Dalam penjara-penjara pusat belum diadakan klasifikasi antara orang hukuman dengan orang tahanan antara laki-laki dan perempuan, antara anak-anak dan orang dewasa, karena yang diutamakan membuat takut. Berbagai ukuran bangunan dari penjara-penjara pusat terdiri dari bangunan-bangunan yang besar dengan kapasitas penampungan besar pula. Untuk mengadakan usaha pemisahan antara berbagai kategori diadakan batasan-batasan fisik yang berupa tembok-tembok pemisah.

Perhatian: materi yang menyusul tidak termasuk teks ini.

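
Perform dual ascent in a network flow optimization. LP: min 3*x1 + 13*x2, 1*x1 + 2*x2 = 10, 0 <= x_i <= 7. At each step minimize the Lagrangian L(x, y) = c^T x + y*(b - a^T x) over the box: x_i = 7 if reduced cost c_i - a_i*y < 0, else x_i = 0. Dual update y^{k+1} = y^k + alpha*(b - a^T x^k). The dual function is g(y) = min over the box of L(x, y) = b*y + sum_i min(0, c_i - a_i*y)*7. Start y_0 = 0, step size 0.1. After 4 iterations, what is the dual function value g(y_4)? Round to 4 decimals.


Dual ascent for LP: min 3*x1 + 13*x2, 1*x1 + 2*x2 = 10, 0 <= x_i <= 7
Step 1: y^k = 0.0, reduced costs: (3.0, 13.0)
  x^k = (0.0, 0.0), subgradient = b - a^T x = 10.0
  y^{k+1} = 0.0 + 0.1*10.0 = 1.0
Step 2: y^k = 1.0, reduced costs: (2.0, 11.0)
  x^k = (0.0, 0.0), subgradient = b - a^T x = 10.0
  y^{k+1} = 1.0 + 0.1*10.0 = 2.0
Step 3: y^k = 2.0, reduced costs: (1.0, 9.0)
  x^k = (0.0, 0.0), subgradient = b - a^T x = 10.0
  y^{k+1} = 2.0 + 0.1*10.0 = 3.0
Step 4: y^k = 3.0, reduced costs: (0.0, 7.0)
  x^k = (0.0, 0.0), subgradient = b - a^T x = 10.0
  y^{k+1} = 3.0 + 0.1*10.0 = 4.0
Dual objective at y_4 = 4.0: reduced costs (-1.0, 5.0), box minimizer x = (7.0, 0.0)
g(y_4) = b*y + (c1 - a1*y)*x1 + (c2 - a2*y)*x2 = 10*4.0 + (-1.0)*7.0 + 5.0*0.0 = 40.0 - 7.0 + 0.0 = 33.0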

Dengan diberikannya pekerjaan terhadap sebagian besar dari para pekerja paksa di dalam lingkungan tembok bangunan maka di dalam lingkungan tembok didirikan juga tempat-tempat pekerjaan yang besar dengan tujuan untuk dapat memberi pekerjaan yang beraneka ragam terhadap semua orang hukuman yang ada di dalam penjara pusat. Meskipun pada periode itu orang-orang hukuman diusahakan bekerja di dalam tembok penampung, namun dalam pelaksanaannya orang hukuman masih sering melakukan kerja di luar tembok seperti pembuatan saluran irigasi di Jember dan Lumajang tahun 1915, proyek-proyek besar di Nusakambangan dan tambang batubara di Ombilin, Sumatra Barat.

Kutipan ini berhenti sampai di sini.